1. Randomly initialise x.
2. For  i = 1,...,d
3.   Sample the ith dimension of x given the values in all the other dimensions.

Importance sampling

Monte Carlo method that attempts to estimate the mean of a distribution with zero density almost everywhere that would make simple Monte Carlo methods ineffective. Does this by sampling from a distribution that does not have this property then adjusting to compensate.

Can be used to deal with the computational problems of very large vocabularies in NLP but suffers from stability problems.

Quick Training of Probabilistic Neural Nets by Importance Sampling, Bengio and Senecal (2003)

Deep Learning, Section 17.2

MCMC (Markov Chain Monte Carlo)

A class of algorithm which is useful for sampling from and computing expectations of highly complex and high-dimensional probability distributions. For example, the distribution for images which contain dogs, as described by their pixel values.

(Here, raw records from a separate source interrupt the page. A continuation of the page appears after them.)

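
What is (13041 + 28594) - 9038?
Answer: 32597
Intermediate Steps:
(13041 + 28594) - 9038 = 41635 - 9038 = 32597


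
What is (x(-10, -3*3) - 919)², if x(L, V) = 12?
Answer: 822649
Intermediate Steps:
(x(-10, -3*3) - 919)² = (12 - 919)² = (-907)² = 822649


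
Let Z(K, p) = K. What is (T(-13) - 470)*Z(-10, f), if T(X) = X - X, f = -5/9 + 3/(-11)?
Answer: 4700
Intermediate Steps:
f = -82/99 (f = -5*1/9 + 3*(-1/11) = -5/9 - 3/11 = -82/99 ≈ -0.82828)
T(X) = 0
(T(-13) - 470)*Z(-10, f) = (0 - 470)*(-10) = -470*(-10) = 4700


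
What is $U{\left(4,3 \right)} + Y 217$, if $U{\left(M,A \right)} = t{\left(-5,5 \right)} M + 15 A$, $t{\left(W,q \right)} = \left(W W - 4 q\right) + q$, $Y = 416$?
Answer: $90357$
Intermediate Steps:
$t{\left(W,q \right)} = W^{2} - 3 q$ ($t{\left(W,q \right)} = \left(W^{2} - 4 q\right) + q = W^{2} - 3 q$)
$U{\left(M,A \right)} = 10 M + 15 A$ ($U{\left(M,A \right)} = \left(\left(-5\right)^{2} - 15\right) M + 15 A = \left(25 - 15\right) M + 15 A = 10 M + 15 A$)
$U{\left(4,3 \right)} + Y 217 = \left(10 \cdot 4 + 15 \cdot 3\right) + 416 \cdot 217 = \left(40 + 45\right) + 90272 = 85 + 90272 = 90357$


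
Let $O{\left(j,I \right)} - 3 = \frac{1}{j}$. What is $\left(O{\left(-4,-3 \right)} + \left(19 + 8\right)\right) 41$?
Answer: $\frac{4879}{4} \approx 1219.8$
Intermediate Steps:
$O{\left(j,I \right)} = 3 + \frac{1}{j}$
$\left(O{\left(-4,-3 \right)} + \left(19 + 8\right)\right) 41 = \left(\left(3 + \frac{1}{-4}\right) + \left(19 + 8\right)\right) 41 = \left(\left(3 - \frac{1}{4}\right) + 27\right) 41 = \left(\frac{11}{4} + 27\right) 41 = \frac{119}{4} \cdot 41 = \frac{4879}{4}$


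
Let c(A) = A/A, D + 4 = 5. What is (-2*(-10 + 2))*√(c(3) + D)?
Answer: 16*√2 ≈ 22.627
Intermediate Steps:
D = 1 (D = -4 + 5 = 1)
c(A) = 1
(-2*(-10 + 2))*√(c(3) + D) = (-2*(-10 + 2))*√(1 + 1) = (-2*(-8))*√2 = 16*√2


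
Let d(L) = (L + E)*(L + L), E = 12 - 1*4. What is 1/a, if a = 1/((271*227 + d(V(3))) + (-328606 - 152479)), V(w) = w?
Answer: -419502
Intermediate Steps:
E = 8 (E = 12 - 4 = 8)
d(L) = 2*L*(8 + L) (d(L) = (L + 8)*(L + L) = (8 + L)*(2*L) = 2*L*(8 + L))
a = -1/419502 (a = 1/((271*227 + 2*3*(8 + 3)) + (-328606 - 152479)) = 1/((61517 + 2*3*11) - 481085) = 1/((61517 + 66) - 481085) = 1/(61583 - 481085) = 1/(-419502) = -1/419502 ≈ -2.3838e-6)
1/a = 1/(-1/419502) = -419502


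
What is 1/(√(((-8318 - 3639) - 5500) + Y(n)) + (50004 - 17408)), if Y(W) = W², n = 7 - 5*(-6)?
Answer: 8149/265628826 - I*√4022/531257652 ≈ 3.0678e-5 - 1.1938e-7*I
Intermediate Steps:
n = 37 (n = 7 + 30 = 37)
1/(√(((-8318 - 3639) - 5500) + Y(n)) + (50004 - 17408)) = 1/(√(((-8318 - 3639) - 5500) + 37²) + (50004 - 17408)) = 1/(√((-11957 - 5500) + 1369) + 32596) = 1/(√(-17457 + 1369) + 32596) = 1/(√(-16088) + 32596) = 1/(2*I*√4022 + 32596) = 1/(32596 + 2*I*√4022)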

High probability areas are very low proportion of the total space due to the high dimensionality, meaning that rejection sampling won’t work. Instead, MCMC uses a random walk (specifically a Markov chain) that attempts to stay close to areas of high probability in the space.

MCMC algorithms do not generate independent samples.

Metropolis-Hastings algorithm

A simple MCMC algorithm.


1. Randomly initialise x
2. For t = 1,...,T_max
3. Generate a candidate for the next sample from a normal distribution
   centered on the current point.
4. Calculate the acceptance ratio, the probability that the new candidate
   will be retained. This is equal to the density at the current point,
   divided by the density at the candidate point.
5. Either accept or reject the candidate, based on a random sample from
   the distribution (a, 1-a).

The proposal distribution is the distribution over the possible points to sample next.


The samples from an MCMC algorithm are said to be well mixed if they are independent of each other.

Poor mixing can be caused by getting stuck in local minima of the density function.